Unnamed: 0,date,delay,distance,origin,destination
0,1010521,0,590,SEA,SFO
1,1010710,31,590,SEA,SFO
2,1010730,5,590,SEA,SFO
3,1010955,104,590,SEA,SFO


Next, let's create our `merge_table` which contains three rows:
* 1010710: this row is a duplicate
* 1010521: this row will be updated with a new delay value
* 1010822: this is a new row

In [30]:
items = [(1010521, 10, 590, 'SEA', 'SFO'), (1010710, 31, 590, 'SEA', 'SFO'), (1010832, 31, 590, 'SEA', 'SFO')]
cols = ['date', 'delay', 'distance', 'origin', 'destination']
merge_table = spark.createDataFrame(items, cols)
merge_table.toPandas()

Unnamed: 0,date,delay,distance,origin,destination
0,1010521,10,590,SEA,SFO
1,1010710,31,590,SEA,SFO
2,1010832,31,590,SEA,SFO


Let's run our merge statement that will handle the duplicates, updates, and add a new row

In [31]:
deltaTable.alias("flights") \
    .merge(merge_table.alias("updates"),"flights.date = updates.date") \
    .whenMatchedUpdate(set = { "delay" : "updates.delay" } ) \
    .whenNotMatchedInsertAll() \
    .execute()

In [32]:
spark.sql("select * from delays_delta where origin = 'SEA' and destination = 'SFO' and date like '1010%' order by date limit 10").toPandas()
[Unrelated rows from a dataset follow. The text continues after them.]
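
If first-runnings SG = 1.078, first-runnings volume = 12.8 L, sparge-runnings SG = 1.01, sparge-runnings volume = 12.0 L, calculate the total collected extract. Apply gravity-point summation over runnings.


total = Σ (SG_i − 1)·1000·V_i
first = (1.078 − 1)·1000·12.8 = 998.4000
sparge = (1.01 − 1)·1000·12.0 = 120.0000
total = 998.4000 + 120.0000

1118.4000 gravity·L


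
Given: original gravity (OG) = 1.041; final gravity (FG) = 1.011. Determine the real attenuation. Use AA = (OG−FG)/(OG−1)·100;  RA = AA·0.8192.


AA = (1.041 − 1.011)/(1.041 − 1)·100 = 73.1707
RA = 73.1707·0.8192

59.9415 %


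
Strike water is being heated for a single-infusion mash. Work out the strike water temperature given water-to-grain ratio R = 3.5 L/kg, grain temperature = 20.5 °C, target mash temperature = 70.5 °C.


T_strike = (0.41/R)·(T_mash − T_grain) + T_mash
T_strike = (0.41/3.5)·(70.5 − 20.5) + 70.5

76.3571 °C


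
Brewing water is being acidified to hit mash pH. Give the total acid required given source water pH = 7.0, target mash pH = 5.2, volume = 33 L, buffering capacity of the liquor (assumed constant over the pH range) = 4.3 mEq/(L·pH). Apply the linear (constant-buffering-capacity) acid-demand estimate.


acid = buffering capacity · (pH_source − pH_target) · V
acid = 4.3 · (7.0 − 5.2) · 33

255.4200 mEq


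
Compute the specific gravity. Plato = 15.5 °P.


SG = 259/(259 − P)
SG = 259/(259 − 15.5)

1.0637


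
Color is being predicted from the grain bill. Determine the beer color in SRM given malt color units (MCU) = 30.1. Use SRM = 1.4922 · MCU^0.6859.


SRM = 1.4922 · 30.1^0.6859

15.4161 SRM


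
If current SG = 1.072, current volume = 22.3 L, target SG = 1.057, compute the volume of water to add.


V_water = V·((SG_curr − 1)/(SG_target − 1) − 1)
V_water = 22.3·((1.072 − 1)/(1.057 − 1) − 1)

5.8684 L


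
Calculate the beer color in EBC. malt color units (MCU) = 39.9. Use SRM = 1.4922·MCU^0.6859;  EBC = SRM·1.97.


SRM = 1.4922·39.9^0.6859 = 18.7040
EBC = 18.7040·1.97

36.8469 EBC


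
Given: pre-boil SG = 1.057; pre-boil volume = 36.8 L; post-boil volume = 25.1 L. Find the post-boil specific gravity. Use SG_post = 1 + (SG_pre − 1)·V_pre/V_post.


pts_pre = (1.057 − 1)·1000 = 57.0000
pts_post = 57.0000·36.8/25.1 = 83.5697
SG_post = 1 + 83.5697/1000

1.0836


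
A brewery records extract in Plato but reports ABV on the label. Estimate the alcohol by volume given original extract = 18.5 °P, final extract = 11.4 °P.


SG = 259/(259 − P);  ABV = (OG − FG)·131.25
OG = 259/(259 − 18.5) = 1.0769
FG = 259/(259 − 11.4) = 1.0460
ABV = (1.0769 − 1.0460)·131.25

4.0531 % ABV


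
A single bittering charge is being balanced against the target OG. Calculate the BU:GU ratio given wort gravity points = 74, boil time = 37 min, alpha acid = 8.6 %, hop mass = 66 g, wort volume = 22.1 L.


U = 1.65·0.000125^(GP/1000)·(1−e^(−0.04t))/4.15;  IBU = (α/100)·m·U·1000/V;  BU:GU = IBU/GP
U = 1.65·0.000125^(74/1000)·(1−e^(−0.04·37))/4.15 = 0.1579
IBU = (8.6/100)·66·0.1579·1000/22.1 = 40.5582
BU:GU = 40.5582/74

0.5481


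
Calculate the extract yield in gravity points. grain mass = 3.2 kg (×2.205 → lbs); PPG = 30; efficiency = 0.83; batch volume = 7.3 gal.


points = lbs × PPG × eff / vol
lbs = 3.2 × 2.205 = 7.0560
points = 7.0560 × 30 × 0.83 / 7.3

24.0677 points


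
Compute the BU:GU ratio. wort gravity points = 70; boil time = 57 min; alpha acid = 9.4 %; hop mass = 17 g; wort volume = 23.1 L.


U = 1.65·0.000125^(GP/1000)·(1−e^(−0.04t))/4.15;  IBU = (α/100)·m·U·1000/V;  BU:GU = IBU/GP
U = 1.65·0.000125^(70/1000)·(1−e^(−0.04·57))/4.15 = 0.1903
IBU = (9.4/100)·17·0.1903·1000/23.1 = 13.1620
BU:GU = 13.1620/70

0.1880


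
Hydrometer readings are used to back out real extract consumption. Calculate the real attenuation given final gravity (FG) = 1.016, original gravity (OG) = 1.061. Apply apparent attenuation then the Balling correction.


AA = (OG−FG)/(OG−1)·100;  RA = AA·0.8192
AA = (1.061 − 1.016)/(1.061 − 1)·100 = 73.7705
RA = 73.7705·0.8192

60.4328 %


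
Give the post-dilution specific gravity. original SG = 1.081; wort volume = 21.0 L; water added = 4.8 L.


SG_new = 1 + (SG_old − 1)·V_old/(V_old + V_water)
pts = (1.081 − 1)·1000·21.0/(21.0 + 4.8) = 65.9302
SG_new = 1 + 65.9302/1000

1.0659


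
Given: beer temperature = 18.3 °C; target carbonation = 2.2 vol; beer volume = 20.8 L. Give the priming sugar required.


residual = 14.695·(0.01821 + 0.09011·e^(−0.04·T));  sugar = (target − residual)·4.0·V
residual = 14.695·(0.01821 + 0.09011·e^(−0.04·18.3)) = 0.9044
sugar = (2.2 − 0.9044)·4.0·20.8

107.7899 g


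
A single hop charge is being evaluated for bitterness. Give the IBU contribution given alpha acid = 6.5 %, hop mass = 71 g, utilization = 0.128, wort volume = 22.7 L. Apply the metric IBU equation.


IBU = (α/100)·mass·U·1000 / V
IBU = (6.5/100)·71·0.128·1000 / 22.7

26.0229 IBU


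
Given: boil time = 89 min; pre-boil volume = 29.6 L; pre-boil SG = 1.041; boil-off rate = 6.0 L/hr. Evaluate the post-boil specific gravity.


V_post = V_pre − rate·(t/60);  SG_post = 1 + (SG_pre−1)·V_pre/V_post
V_post = 29.6 − 6.0·(89/60) = 20.7000
SG_post = 1 + (1.041 − 1)·29.6/20.7000

1.0586


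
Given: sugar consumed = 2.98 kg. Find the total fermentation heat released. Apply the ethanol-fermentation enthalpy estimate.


Q = m_sugar · 590 kJ/kg
Q = 2.98 · 590

1758.2000 kJ


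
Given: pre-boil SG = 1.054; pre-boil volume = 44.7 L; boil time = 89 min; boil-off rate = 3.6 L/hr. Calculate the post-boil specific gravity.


V_post = V_pre − rate·(t/60);  SG_post = 1 + (SG_pre−1)·V_pre/V_post
V_post = 44.7 − 3.6·(89/60) = 39.3600
SG_post = 1 + (1.054 − 1)·44.7/39.3600

1.0613


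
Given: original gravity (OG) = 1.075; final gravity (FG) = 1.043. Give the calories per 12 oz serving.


ABW = (OG−FG)·131.25·0.79/FG;  °P = 259 − 259/SG (for OG→OE and FG→AE);  RE = 0.1808·OE + 0.8192·AE;  Cal = (6.9·ABW + 4·(RE−0.1))·FG·3.55
ABW = (1.075 − 1.043)·131.25·0.79/1.043 = 3.1812
OE = 259 − 259/1.075 = 18.0698 °P
AE = 259 − 259/1.043 = 10.6779 °P
RE = 0.1808·18.0698 + 0.8192·10.6779 = 12.0143 °P
Cal = (6.9·3.1812 + 4·(12.0143−0.1))·1.043·3.55

257.7325 kcal


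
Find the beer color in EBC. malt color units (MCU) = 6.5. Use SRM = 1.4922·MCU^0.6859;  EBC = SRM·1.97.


SRM = 1.4922·6.5^0.6859 = 5.3877
EBC = 5.3877·1.97

10.6138 EBC


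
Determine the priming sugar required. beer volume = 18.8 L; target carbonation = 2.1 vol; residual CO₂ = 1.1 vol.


sugar = (target − residual)·4.0·V
sugar = (2.1 − 1.1)·4.0·18.8

75.2000 g


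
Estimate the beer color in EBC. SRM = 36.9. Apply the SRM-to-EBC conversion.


EBC = SRM · 1.97
EBC = 36.9 · 1.97

72.6930 EBC


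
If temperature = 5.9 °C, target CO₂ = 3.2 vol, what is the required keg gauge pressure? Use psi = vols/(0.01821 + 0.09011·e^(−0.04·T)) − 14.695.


psi = 3.2/(0.01821 + 0.09011·e^(−0.04·5.9)) − 14.695

21.1083 psi


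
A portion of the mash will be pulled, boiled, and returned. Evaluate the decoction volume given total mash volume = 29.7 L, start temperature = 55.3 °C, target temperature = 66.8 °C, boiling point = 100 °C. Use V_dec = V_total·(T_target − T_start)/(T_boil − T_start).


V_dec = 29.7·(66.8 − 55.3)/(100 − 55.3)

7.6409 L


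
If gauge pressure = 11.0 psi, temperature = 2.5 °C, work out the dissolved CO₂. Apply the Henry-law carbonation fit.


vols = (P + 14.695)·(0.01821 + 0.09011·e^(−0.04·T))
vols = (11.0 + 14.695)·(0.01821 + 0.09011·e^(−0.04·2.5))

2.5629 volumes


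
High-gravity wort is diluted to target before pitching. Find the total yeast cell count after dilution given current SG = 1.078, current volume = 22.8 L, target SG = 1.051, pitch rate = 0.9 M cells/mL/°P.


V_w = V·((SG_c−1)/(SG_t−1)−1);  °P = 259 − 259/SG_t;  cells = rate·(V+V_w)·°P
V_w = 22.8·((1.078−1)/(1.051−1)−1) = 12.0706
V_final = 22.8 + 12.0706 = 34.8706
°P = 259 − 259/1.051 = 12.5680
cells = 0.9·34.8706·12.5680

394.4292 billion cells


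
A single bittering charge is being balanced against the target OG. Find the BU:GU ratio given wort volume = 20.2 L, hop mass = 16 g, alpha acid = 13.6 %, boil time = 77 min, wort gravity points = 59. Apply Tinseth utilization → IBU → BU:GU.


U = 1.65·0.000125^(GP/1000)·(1−e^(−0.04t))/4.15;  IBU = (α/100)·m·U·1000/V;  BU:GU = IBU/GP
U = 1.65·0.000125^(59/1000)·(1−e^(−0.04·77))/4.15 = 0.2232
IBU = (13.6/100)·16·0.2232·1000/20.2 = 24.0452
BU:GU = 24.0452/59

0.4075


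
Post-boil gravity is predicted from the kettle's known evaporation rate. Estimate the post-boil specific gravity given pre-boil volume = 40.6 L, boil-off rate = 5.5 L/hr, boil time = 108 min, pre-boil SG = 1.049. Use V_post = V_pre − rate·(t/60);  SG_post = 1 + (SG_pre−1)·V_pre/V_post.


V_post = 40.6 − 5.5·(108/60) = 30.7000
SG_post = 1 + (1.049 − 1)·40.6/30.7000

1.0648


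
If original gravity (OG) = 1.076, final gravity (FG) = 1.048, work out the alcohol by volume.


ABV = (OG − FG) · 131.25
ABV = (1.076 − 1.048) · 131.25

3.6750 % ABV


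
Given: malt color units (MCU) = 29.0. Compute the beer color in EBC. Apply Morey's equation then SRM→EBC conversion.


SRM = 1.4922·MCU^0.6859;  EBC = SRM·1.97
SRM = 1.4922·29.0^0.6859 = 15.0275
EBC = 15.0275·1.97

29.6041 EBC


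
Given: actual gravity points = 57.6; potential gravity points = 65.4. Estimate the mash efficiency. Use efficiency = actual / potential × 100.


efficiency = 57.6 / 65.4 × 100

88.0734 %


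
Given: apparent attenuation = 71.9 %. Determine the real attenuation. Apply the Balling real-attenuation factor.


RA = AA · 0.8192
RA = 71.9 · 0.8192

58.9005 %


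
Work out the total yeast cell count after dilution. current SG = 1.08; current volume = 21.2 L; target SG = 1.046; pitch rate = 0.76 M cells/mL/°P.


V_w = V·((SG_c−1)/(SG_t−1)−1);  °P = 259 − 259/SG_t;  cells = rate·(V+V_w)·°P
V_w = 21.2·((1.08−1)/(1.046−1)−1) = 15.6696
V_final = 21.2 + 15.6696 = 36.8696
°P = 259 − 259/1.046 = 11.3901
cells = 0.76·36.8696·11.3901

319.1593 billion cells


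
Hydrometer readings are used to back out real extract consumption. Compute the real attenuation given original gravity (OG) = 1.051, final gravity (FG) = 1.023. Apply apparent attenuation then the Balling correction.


AA = (OG−FG)/(OG−1)·100;  RA = AA·0.8192
AA = (1.051 − 1.023)/(1.051 − 1)·100 = 54.9020
RA = 54.9020·0.8192

44.9757 %


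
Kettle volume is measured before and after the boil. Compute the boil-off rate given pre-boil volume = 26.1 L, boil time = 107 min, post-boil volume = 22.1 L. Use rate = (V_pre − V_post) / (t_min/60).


rate = (26.1 − 22.1) / (107/60)

2.2430 L/hr


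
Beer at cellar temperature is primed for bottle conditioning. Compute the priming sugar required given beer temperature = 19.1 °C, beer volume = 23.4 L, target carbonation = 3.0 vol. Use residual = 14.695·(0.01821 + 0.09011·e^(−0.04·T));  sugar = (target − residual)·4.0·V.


residual = 14.695·(0.01821 + 0.09011·e^(−0.04·19.1)) = 0.8844
sugar = (3.0 − 0.8844)·4.0·23.4

198.0209 g


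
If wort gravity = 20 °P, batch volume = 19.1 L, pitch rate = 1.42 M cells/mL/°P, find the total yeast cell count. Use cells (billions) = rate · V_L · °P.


cells = 1.42 · 19.1 · 20

542.4400 billion cells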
Unnamed: 0,date,delay,distance,origin,destination
0,1010521,10,590,SEA,SFO
1,1010710,31,590,SEA,SFO
2,1010730,5,590,SEA,SFO
3,1010832,31,590,SEA,SFO
4,1010955,104,590,SEA,SFO


As noted in the previous cells, notice the following:
* There is only one row for the date `1010710` as `merge` automatically takes care of **data deduplication**
* The row for the date `1010521` has the `delay` value **updated** from 0 to 10.
* The row for the date `1010832` has been added as this date did not exist, hence it was **inserted**.